Perché avete chiamato quest’app proprio Schiaccia DCA? A cosa serve questa applicazione? Ha aiutato qualcuno?
“L’app Sc(hi)accia DCA è una applicazione gratuita, che si trova su Google e Play App Store. Prende il nome dall’azione di premere sullo smartphone per usare un’applicazione. Inoltre se si toglie ‘HI’ diventa scaccia (DCA), per ricordare la vera intenzione del nostro lavoro, far sparire o comunque trovare un equilibrio, per tutti colore che soffrono di questa malattia.

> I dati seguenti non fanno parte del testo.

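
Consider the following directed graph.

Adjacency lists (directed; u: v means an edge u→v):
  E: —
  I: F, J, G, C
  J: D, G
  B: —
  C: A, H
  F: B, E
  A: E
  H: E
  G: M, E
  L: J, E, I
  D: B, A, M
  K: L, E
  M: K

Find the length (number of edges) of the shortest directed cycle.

5

For each vertex v, BFS finds the shortest path from v back to v.
The shortest such closed walk is L → I → G → M → K → L, length 5.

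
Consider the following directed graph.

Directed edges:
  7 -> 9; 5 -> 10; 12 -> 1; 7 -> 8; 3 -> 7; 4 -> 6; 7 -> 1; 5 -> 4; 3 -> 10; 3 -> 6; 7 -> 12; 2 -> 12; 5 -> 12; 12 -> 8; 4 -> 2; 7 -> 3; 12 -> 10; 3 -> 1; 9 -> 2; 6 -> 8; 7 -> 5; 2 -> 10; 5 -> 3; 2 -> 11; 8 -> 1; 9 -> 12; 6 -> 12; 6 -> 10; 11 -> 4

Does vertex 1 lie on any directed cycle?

1 lies on a cycle iff there is a path from 1 back to itself.
Exploring from 1, it never reaches itself; equivalently, its strongly connected component is a singleton.

No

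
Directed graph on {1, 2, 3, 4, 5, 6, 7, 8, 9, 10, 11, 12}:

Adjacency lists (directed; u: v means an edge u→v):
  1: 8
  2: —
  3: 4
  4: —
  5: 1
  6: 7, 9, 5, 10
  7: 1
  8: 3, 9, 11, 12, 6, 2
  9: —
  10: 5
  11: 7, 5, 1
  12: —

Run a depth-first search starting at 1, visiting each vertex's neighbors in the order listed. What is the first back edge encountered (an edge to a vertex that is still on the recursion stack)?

7→1

DFS from 1 (visiting each vertex's neighbors in the order listed); mark gray on enter, black on exit:
1 gray
  8 gray
    3 gray
      4 gray
      4 black
    3 black
    9 gray
    9 black
    11 gray
      7 gray
        7→1: 1 is gray → back edge
First back edge: 7 → 1.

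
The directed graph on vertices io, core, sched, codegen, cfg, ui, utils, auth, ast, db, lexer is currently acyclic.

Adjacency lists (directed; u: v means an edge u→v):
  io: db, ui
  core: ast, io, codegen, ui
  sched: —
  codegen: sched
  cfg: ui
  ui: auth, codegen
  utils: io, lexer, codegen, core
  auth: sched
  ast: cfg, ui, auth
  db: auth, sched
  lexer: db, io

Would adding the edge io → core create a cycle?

Yes

Adding io→core creates a cycle iff core can already reach io.
Path from core: core → io.
So core → … → io → core is a cycle.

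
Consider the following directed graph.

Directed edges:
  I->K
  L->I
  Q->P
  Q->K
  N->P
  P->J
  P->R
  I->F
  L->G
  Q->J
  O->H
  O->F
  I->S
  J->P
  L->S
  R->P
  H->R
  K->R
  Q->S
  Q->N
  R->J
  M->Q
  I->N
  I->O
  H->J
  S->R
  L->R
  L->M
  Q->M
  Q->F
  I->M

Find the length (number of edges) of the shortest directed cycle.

2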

L’app è nata nell’ambito di un progetto ideato con la “fondazione Vodafone for social” nel 2015, nel 2016 poi c’è stato un finanziamento che ha permesso di crearla. Per questioni di privacy non sappiamo chi abbia chiesto aiuto, però in questi 10 anni molte persone hanno utilizzato la sezione ‘domande frequenti’ sull’app, dove la persona può interagire con i professionisti così da avere alcune risposte, chiarimenti, indicazioni. La sopravvivenza dell’app è garantita da diversi finanziamenti, tra i quali ricordiamo quelli di Fondazione Cariplo e Viva Vittoria, e durante il Covid è stata estremamente importante perché ha aiutato a connettere molte persone che facevano fatica in quel momento a trovare aiuto. Il nostro lavoro, però, non si ferma qui: continuiamo ad andare nelle scuole per diffondere consapevolezza e per parlare di questi disturbi”.